The letter reads: ‘We are extremely disappointed and concerned to see that the Church of England Pensions Board is lending its moral and financial authority to Shell, and plans to vote for Shell’s climate and energy plan at its 2021 annual meeting. We urge you to use all the tools available to you to encourage all parts of the Church of England to challenge Shell, rather than champion the corporation’s climate and energy plan.’

It continued: ‘It is not acceptable for the Church to sign off on a Shell plan for this decade that makes no absolute carbon emission reduction pledges, includes huge increases in gas production, and relies on improbably large amounts of tree-planting.’
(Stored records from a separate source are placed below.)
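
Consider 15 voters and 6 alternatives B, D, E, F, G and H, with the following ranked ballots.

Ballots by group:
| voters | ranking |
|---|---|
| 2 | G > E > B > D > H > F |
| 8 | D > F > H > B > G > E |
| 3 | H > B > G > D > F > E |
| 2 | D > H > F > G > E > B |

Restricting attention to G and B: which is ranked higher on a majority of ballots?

B

Ballots ranking G above B: 2 + 2 = 4.
Ballots ranking B above G: 15 − 4 = 11.
B wins the head-to-head 11–4.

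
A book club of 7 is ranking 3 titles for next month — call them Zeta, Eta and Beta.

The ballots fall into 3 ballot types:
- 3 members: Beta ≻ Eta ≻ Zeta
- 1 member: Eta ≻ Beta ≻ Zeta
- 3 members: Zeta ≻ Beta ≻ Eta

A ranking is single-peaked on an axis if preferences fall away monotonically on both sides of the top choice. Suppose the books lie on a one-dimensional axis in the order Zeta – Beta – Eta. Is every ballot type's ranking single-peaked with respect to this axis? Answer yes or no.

Axis positions: Zeta=1, Beta=2, Eta=3.
Ballot type 1 (peak Beta at position 2): ranking walks positions 2-3-1, expanding outward from the peak — single-peaked.
Ballot type 2 (peak Eta at position 3): ranking walks positions 3-2-1, expanding outward from the peak — single-peaked.
Ballot type 3 (peak Zeta at position 1): ranking walks positions 1-2-3, expanding outward from the peak — single-peaked.
Every ranking is single-peaked on this axis.

yes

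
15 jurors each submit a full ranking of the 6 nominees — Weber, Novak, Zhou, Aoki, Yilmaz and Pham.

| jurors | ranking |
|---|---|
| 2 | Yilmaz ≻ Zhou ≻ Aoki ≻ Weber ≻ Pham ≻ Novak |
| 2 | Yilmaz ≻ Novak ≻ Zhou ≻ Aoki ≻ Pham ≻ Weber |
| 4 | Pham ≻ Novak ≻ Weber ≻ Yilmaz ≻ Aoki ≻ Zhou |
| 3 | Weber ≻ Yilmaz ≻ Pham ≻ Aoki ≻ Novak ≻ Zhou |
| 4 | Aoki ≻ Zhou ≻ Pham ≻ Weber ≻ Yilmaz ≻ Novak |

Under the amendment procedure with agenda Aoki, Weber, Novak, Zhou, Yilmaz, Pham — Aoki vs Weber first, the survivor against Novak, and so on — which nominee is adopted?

Pham

Round 1: Aoki vs Weber — 8–7, Aoki advances.
Round 2: Aoki vs Novak — 9–6, Aoki advances.
Round 3: Aoki vs Zhou — 11–4, Aoki advances.
Round 4: Aoki vs Yilmaz — 4–11, Yilmaz advances.
Round 5: Yilmaz vs Pham — 7–8, Pham advances.
Pham survives the agenda.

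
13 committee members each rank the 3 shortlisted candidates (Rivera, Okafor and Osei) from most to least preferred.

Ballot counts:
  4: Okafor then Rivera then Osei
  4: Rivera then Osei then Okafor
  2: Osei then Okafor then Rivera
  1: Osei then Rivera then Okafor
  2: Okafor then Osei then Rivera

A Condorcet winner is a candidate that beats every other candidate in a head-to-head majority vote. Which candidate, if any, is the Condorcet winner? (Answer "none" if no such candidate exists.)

none

Pairwise majorities:
Rivera–Okafor: Okafor 8–5.
Rivera vs Osei: Rivera preferred on 4+4 = 8 ballots; Rivera wins 8–5.
Okafor vs Osei: 6 to 7, Osei.
No candidate is unbeaten: Rivera loses to Okafor; Okafor loses to Osei; Osei loses to Rivera. In particular Rivera > Osei > Okafor > Rivera is a majority cycle — no Condorcet winner exists.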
The Bishop of Nampula, in Northern Mozambique, the Rt Revd Ernesto Manuel, wrote last month: ‘Fossil fuel investments increase climate change and impacts on those most vulnerable, and also destabilise communities… We plead with the international community – take your money out of fossil fuels and invest in renewable energy which is decentralised, benefits local people, and does not contribute to climate change.’

Unfortunately, despite these urgent calls, the Church of England Pensions Board voted with the oil giant Shell to pass the company’s new energy transition plan.

Writing in response to the decision by the Pensions Board, Revd Dr Rachel Mash, Environmental Coordinator of the Anglican Church of Southern Africa (Green Anglicans) said: ‘The profits that the Church of England will make…come at the cost of human-rights abuses, trampling of the rights of indigenous people, environmental degradation, and pollution of water sources.’

In this crucial year for climate action, Churches need to divest from fossil fuels, in order to speak out with integrity on the climate crisis. As the risk of stranded assets continues to grow, many are concluding it is also the prudent financial choice.